Your program has to be ready to solve more than one test case.
Input
The first line of the input file will contains only the number T of the test cases. Each test will start
with the number N of enterprises (5 ≤ N ≤ 20000). Then some number of lines (no more than 200000)
will follow with one of the commands:
E I — asking the length of the path from the enterprise I to its serving center in the moment;
I I J — informing that the serving center I is linked to the enterprise J.

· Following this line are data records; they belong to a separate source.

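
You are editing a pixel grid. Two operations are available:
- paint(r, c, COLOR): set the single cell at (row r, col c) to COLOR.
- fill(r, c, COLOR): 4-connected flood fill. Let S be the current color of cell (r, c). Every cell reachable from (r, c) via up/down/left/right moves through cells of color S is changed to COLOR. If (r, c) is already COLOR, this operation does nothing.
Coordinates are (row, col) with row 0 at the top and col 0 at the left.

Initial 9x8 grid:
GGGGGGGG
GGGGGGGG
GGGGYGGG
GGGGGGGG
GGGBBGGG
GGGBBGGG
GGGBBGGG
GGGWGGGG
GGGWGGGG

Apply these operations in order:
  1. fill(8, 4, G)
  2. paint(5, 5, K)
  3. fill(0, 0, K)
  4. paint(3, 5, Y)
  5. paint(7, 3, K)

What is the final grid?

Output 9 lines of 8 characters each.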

The test case finishes with a line containing the word ‘O’. The ‘I’ commands are less than N.
Output
The output should contain as many lines as the number of ‘E’ commands in all test cases with a single
number each — the asked sum of length of lines connecting the corresponding enterprise with its serving
center.
Sample Input
1
4
E 3
I 3 1
E 3
I 1 2
E 3
I 2 4
E 3
O
Sample Output
0
2
3
5
题目大意
将N个结点编号为1-N。接下来执行若干行操作:
- I u v:将u结点的父结点设置为v,它们之间的距离公式为abs(u - v) mod 1000。
- E u:查询u结点到它的根节点的距离。
代码
package uf;
import java.io.*;
public class LA3027 {
public static void main(String[] args) throws IOException {
BufferedReader reader = new BufferedReader(new InputStreamReader(System.in), 1 << 16);
BufferedWriter writer = new BufferedWriter(new OutputStreamWriter(System.out), 1 << 16);
int T = Integer.parseInt(reader.readLine());
while (T-- > 0){
int N = Integer.parseInt(reader.readLine());
// dist[v]储存 v到它的父结点u的距离
// dist[v] = u 代表v的父结点是u
int[] dist = new int[N + 1];
int[] id = new int[N + 1];
// 初始化
for(int i = 1; i <= N; i++) id[i] = i;
String line;
String[] parm;
while (true){
line = reader.readLine();
if(line.equals("O")) break;
parm = line.split("\\s+");
if(parm.length == 3){
// 更新链接和距离
int u = Integer.parseInt(parm[1]), v = Integer.parseInt(parm[2]);
id[u] = v;
dist[u] = Math.abs(u - v) % 1000;
}else{
int d = 0;
// 递归累加到根结点的距离
for(int x = Integer.parseInt(parm[1]); x != id[x]; x = id[x]){
d += dist[x];
}
writer.write(d + "\n");
}
}
}
writer.flush();
}
}